30.6.14

Damas em Giverny, Washington Maguetas

 

O encontro das duas acontece todos os dias, todos sem exceção, sempre no mesmo lugar, sempre à mesma hora, sempre com a mesma duração, um ritual eterno que ninguém sabe como começou, nem porque acontece, nem se algum dia terminará. Talvez termine quando já não houver mais pessoas, quando não houver mais mundo. Mas para já é assim. Durante o encontro as duas irmãs, que são inseparáveis, demandam uma da outra, contam pequenos episódios que as tocaram por uma qualquer razão, apoiam-se uma à outra. E depois partem, cada uma para a sua tarefa, imperturbáveis, incansáveis, eternamente laboriosas.

No encontro daquele dia, Vida chegou primeiro. Aproveitou a espera pela irmã e sentou-se um pouco, a descansar. Quando Morte chegou a irmã olhou-a e viu-a cansada e triste. Morte por vezes ficava assim, com o coração tão cheio de tristeza que só lhe apetecia morrer. Mas a morte estava-lhe interdita. Era nesses momentos que Morte invejava os homens e as mulheres, pois estes podem morrer, aliás morrem mesmo.

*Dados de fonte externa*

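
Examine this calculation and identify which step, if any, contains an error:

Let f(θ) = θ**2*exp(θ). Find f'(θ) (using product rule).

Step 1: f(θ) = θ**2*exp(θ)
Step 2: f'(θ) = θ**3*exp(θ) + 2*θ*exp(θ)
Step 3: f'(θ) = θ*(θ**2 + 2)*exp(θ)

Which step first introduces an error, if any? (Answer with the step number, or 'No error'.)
Step 2

Step 2 is incorrect due to a wrong exponent.
The step shows: θ**3*exp(θ) + 2*θ*exp(θ)
The correct value should be: θ**2*exp(θ) + 2*θ*exp(θ)

Explanation: The exponent 2 on θ was incorrectly written as 3: the term θ**2*exp(θ) was incorrectly written as θ**3*exp(θ)
The later steps are derived from this incorrect expression, so the error originates in Step 2.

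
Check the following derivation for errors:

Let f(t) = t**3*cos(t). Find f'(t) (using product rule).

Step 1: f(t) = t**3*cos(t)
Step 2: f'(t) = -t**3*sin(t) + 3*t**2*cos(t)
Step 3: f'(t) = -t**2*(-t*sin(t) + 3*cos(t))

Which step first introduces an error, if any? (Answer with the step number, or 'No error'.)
Step 3

Step 3 is incorrect due to a sign flip.
The step shows: -t**2*(-t*sin(t) + 3*cos(t))
The correct value should be: t**2*(-t*sin(t) + 3*cos(t))

Explanation: The sign of the whole expression was flipped: the term t**2*(-t*sin(t) + 3*cos(t)) was incorrectly written as -t**2*(-t*sin(t) + 3*cos(t))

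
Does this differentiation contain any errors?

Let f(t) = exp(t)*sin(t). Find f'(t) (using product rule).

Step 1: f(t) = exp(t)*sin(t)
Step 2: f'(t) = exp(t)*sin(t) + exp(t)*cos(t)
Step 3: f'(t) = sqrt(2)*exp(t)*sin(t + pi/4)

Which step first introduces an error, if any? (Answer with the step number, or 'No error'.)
No error

All steps in this derivation are correct.
The final answer f'(t) = sqrt(2)*exp(t)*sin(t + pi/4) is valid.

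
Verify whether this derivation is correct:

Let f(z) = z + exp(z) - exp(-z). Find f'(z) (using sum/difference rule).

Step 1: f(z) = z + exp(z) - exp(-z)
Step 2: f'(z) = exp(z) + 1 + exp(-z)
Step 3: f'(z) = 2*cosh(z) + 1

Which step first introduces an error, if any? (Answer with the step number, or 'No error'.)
No error

All steps in this derivation are correct.
The final answer f'(z) = 2*cosh(z) + 1 is valid.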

- Que tens? Que aconteceu? – perguntou Vida, sem se levantar. Morte sentou-se ao seu lado.

- O mesmo de sempre, cada vez mais. – e com isto Morte deixou cair a cabeça para a frente. Vida pousou a mão na cabeça da irmã gémea, acarinhou-a e perguntou:

- Continuas a sentir-te ignorada!...

- Ignorada, esquecida, indesejada, detestada. – confirmou Morte. E continuou:

- O que os homens e as mulheres inventam, o que eles fazem para não pensarem em mim, para não se prepararem para a minha chegada, para a minha presença.

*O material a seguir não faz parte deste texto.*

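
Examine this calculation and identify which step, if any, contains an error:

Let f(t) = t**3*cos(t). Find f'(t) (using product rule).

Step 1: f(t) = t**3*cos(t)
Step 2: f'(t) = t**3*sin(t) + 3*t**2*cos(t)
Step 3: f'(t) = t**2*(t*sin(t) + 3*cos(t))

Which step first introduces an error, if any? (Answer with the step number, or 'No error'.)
Step 2

Step 2 is incorrect due to a sign flip.
The step shows: t**3*sin(t) + 3*t**2*cos(t)
The correct value should be: -t**3*sin(t) + 3*t**2*cos(t)

Explanation: The sign of one term was flipped: the term -t**3*sin(t) was incorrectly written as t**3*sin(t)
The later steps are derived from this incorrect expression, so the error originates in Step 2.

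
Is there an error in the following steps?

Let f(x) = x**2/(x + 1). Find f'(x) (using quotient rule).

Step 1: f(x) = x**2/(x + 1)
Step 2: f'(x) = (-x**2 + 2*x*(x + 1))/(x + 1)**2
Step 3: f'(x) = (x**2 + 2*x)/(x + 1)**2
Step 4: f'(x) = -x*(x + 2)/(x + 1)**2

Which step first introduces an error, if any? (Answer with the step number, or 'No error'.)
Step 4

Step 4 is incorrect due to a sign flip.
The step shows: -x*(x + 2)/(x + 1)**2
The correct value should be: x*(x + 2)/(x + 1)**2

Explanation: The sign of the whole expression was flipped: the term x*(x + 2)/(x + 1)**2 was incorrectly written as -x*(x + 2)/(x + 1)**2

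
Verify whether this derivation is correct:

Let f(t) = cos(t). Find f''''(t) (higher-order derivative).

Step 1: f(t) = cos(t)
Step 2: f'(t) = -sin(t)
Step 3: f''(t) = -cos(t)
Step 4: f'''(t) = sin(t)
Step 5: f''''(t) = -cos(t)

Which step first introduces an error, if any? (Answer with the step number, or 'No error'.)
Step 5

Step 5 is incorrect due to a sign flip.
The step shows: -cos(t)
The correct value should be: cos(t)

Explanation: The sign of the whole expression was flipped: the term cos(t) was incorrectly written as -cos(t)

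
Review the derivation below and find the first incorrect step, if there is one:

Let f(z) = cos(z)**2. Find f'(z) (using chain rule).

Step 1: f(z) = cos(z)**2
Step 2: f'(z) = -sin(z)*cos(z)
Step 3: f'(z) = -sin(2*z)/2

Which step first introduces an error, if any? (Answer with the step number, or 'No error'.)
Step 2

Step 2 is incorrect due to a wrong coefficient.
The step shows: -sin(z)*cos(z)
The correct value should be: -2*sin(z)*cos(z)

Explanation: The coefficient -2 was incorrectly written as -1: the term -2*sin(z)*cos(z) was incorrectly written as -sin(z)*cos(z)
The later steps are derived from this incorrect expression, so the error originates in Step 2.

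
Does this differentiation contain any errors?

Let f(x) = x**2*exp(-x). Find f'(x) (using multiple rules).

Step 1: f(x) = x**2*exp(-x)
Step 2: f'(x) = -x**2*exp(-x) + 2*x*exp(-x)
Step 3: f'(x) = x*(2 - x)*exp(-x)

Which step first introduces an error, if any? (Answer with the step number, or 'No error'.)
No error

All steps in this derivation are correct.
The final answer f'(x) = x*(2 - x)*exp(-x) is valid.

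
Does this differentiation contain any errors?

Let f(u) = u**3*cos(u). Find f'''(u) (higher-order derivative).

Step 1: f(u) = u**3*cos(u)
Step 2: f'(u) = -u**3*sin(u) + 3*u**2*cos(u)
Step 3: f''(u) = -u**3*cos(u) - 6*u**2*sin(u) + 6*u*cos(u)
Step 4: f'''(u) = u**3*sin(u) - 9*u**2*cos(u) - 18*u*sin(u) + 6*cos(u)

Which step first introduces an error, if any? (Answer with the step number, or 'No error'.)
No error

All steps in this derivation are correct.
The final answer f'''(u) = u**3*sin(u) - 9*u**2*cos(u) - 18*u*sin(u) + 6*cos(u) is valid.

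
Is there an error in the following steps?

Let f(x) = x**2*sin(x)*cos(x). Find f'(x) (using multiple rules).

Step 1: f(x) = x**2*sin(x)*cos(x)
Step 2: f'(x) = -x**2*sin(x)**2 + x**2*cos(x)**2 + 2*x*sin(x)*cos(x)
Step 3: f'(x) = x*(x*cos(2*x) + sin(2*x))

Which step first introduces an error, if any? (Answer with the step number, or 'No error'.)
No error

All steps in this derivation are correct.
The final answer f'(x) = x*(x*cos(2*x) + sin(2*x)) is valid.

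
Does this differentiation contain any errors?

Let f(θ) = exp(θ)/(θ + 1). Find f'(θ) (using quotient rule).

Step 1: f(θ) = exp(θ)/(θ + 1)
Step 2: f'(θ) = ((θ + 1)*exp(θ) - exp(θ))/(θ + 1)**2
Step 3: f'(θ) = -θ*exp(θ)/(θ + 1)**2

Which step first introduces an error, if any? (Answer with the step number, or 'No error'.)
Step 3

Step 3 is incorrect due to a sign flip.
The step shows: -θ*exp(θ)/(θ + 1)**2
The correct value should be: θ*exp(θ)/(θ + 1)**2

Explanation: The sign of the whole expression was flipped: the term θ*exp(θ)/(θ + 1)**2 was incorrectly written as -θ*exp(θ)/(θ + 1)**2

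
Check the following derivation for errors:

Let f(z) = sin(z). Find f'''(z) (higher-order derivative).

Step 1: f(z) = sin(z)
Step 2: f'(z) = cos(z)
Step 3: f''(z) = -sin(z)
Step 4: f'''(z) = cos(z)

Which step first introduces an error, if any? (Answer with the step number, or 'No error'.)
Step 4

Step 4 is incorrect due to a sign flip.
The step shows: cos(z)
The correct value should be: -cos(z)

Explanation: The sign of the whole expression was flipped: the term -cos(z) was incorrectly written as cos(z)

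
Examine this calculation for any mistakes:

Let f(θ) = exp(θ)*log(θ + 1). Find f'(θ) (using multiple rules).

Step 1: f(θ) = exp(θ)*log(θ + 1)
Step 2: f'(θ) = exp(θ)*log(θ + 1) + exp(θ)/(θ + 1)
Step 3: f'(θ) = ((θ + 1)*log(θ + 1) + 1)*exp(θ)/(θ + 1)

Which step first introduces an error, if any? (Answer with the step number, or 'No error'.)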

Ficou apenas o silêncio e a mão esquerda de Vida a afagar os cabelos de Morte com compreensão e com ternura. Alguns minutos depois, poucos, pois estes encontros são sempre muito breves, Morte disse:

- Preparam-se para tanta coisa durante as suas vidas, mas nunca se preparam para me receber, para conviverem comigo. Sabem que eu ando sempre por aqui, que faço parte da vida deles, mas desprezam-me. E depois, quando eu chego, quando eu estou por perto, ficam surpresos, entram em choque, tentam fugir – como se fosse possível fugir de nós duas.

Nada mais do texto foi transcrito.